Today...was much better in comparison to the last few.
Well, so far anyway.
Suuuuure, I'm still unhappy and non-trusting and insecure and all those other bad adjectives that haunt my life like a persistent black cloud.
But I guess today it was easier to deal with.
It's quite possible that it was easier to deal with because I was greatly distracted all day.
So does that even count?
Darn.
Anyway, I found today to be a bit more...uplifting than the last few days that I've meandered through.
I didn't feel as if I was "lost on the roadddd" today, which is a sincere improvement.
I feel like I accomplished more today than I have in a long time.
Plus, I managed to rekindle a friendship (well...sorta) and strengthen another one that I care about dearly.
Anddd on top of that, my workout regiment is going well, so that's great :D.
I'm looking forward to my future as well.
I'm extremely worried about it in some aspects, but I'm looking forward to whatever comes my way.
I have faith that all will be okay, and my decisions will be justified.
And even better- I won't regret anything. No. Regrets.
Period.
So on that note, I'm going to go and finish enjoying my lovely evening.

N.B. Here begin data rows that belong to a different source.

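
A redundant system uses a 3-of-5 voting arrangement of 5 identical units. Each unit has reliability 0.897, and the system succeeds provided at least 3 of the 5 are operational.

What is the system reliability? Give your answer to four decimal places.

0.9907

R = Σ_{i=3}^{5} C(5,i) p^i (1−p)^{5−i} with p = 0.897
C(5,3)·0.897^3·0.103^2 = 0.076569
C(5,4)·0.897^4·0.103^1 = 0.333409
C(5,5)·0.897^5·0.103^0 = 0.580714
Sum = 0.9907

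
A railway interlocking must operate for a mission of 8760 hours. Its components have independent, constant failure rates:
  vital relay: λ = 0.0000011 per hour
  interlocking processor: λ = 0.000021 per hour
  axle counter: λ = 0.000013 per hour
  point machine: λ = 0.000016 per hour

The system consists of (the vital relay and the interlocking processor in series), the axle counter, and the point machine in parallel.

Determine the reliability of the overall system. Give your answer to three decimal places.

0.998

R(vital relay) = exp(−0.0000011 × 8760) = 0.99041
R(interlocking processor) = exp(−0.000021 × 8760) = 0.83197
R(axle counter) = exp(−0.000013 × 8760) = 0.89237
R(point machine) = exp(−0.000016 × 8760) = 0.86922
Series (vital relay and interlocking processor): 0.99041 × 0.83197 = 0.82399
Parallel ([0.82399], axle counter, and point machine): 1 − (1 − 0.82399)(1 − 0.89237)(1 − 0.86922) = 0.998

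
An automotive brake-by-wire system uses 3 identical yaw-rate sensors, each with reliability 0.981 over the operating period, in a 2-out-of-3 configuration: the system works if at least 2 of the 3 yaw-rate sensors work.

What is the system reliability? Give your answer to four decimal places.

0.9989

R = Σ_{i=2}^{3} C(3,i) p^i (1−p)^{3−i} with p = 0.981
C(3,2)·0.981^2·0.019^1 = 0.054855
C(3,3)·0.981^3·0.019^0 = 0.944076
Sum = 0.9989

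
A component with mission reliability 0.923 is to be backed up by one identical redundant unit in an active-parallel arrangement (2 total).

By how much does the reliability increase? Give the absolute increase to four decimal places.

0.0711

R_before = 0.923
R_after = 1 − (1 − 0.923)^2 = 0.9941
ΔR = 0.9941 − 0.923 = 0.0711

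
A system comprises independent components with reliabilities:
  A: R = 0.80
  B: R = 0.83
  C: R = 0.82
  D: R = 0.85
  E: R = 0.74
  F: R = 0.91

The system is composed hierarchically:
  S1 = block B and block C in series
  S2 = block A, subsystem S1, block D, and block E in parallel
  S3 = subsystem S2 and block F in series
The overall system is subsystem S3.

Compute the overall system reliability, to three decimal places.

0.908

Series (B and C): 0.83000 × 0.82000 = 0.68060
Parallel (A, [0.68060], D, and E): 1 − (1 − 0.80000)(1 − 0.68060)(1 − 0.85000)(1 − 0.74000) = 0.99751
Series ([0.99751] and F): 0.99751 × 0.91000 = 0.908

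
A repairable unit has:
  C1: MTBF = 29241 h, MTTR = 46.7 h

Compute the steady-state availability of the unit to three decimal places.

A(C1) = MTBF/(MTBF+MTTR) = 29241/(29241+46.7) = 0.998

0.998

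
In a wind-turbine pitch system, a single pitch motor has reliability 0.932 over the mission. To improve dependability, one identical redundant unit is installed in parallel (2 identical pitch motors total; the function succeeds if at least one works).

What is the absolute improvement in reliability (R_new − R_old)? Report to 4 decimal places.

0.0634

R_before = 0.932
R_after = 1 − (1 − 0.932)^2 = 0.9954
ΔR = 0.9954 − 0.932 = 0.0634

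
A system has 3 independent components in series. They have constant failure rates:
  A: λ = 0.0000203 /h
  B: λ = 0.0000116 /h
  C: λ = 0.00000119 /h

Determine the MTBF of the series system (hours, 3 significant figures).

Series of exponential components: λ_sys = Σ λ_i
λ_sys = 0.0000203 + 0.0000116 + 0.00000119 = 3.3090e-05 /h
MTBF = 1 / λ_sys = 30200 h

30200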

I may just work out a bit more.
I've legitimately started to love it.
Not the working out part, of course.
Not the struggling and all that jazz.
But definitely the feeling I get when I do something correctly, and definitely the feeling that I get when I realize that even though I may not think so at certain times...I'll get to where I want to be.
I'll get there.
And that doesn't just apply to my exercising, either.
I'll get to where I want to be.
Wherever that is, I'll be there.
Save me a spot.
Reserve it.
I'm RSVP-ing with this post.
So keep it open and ready for me [DE].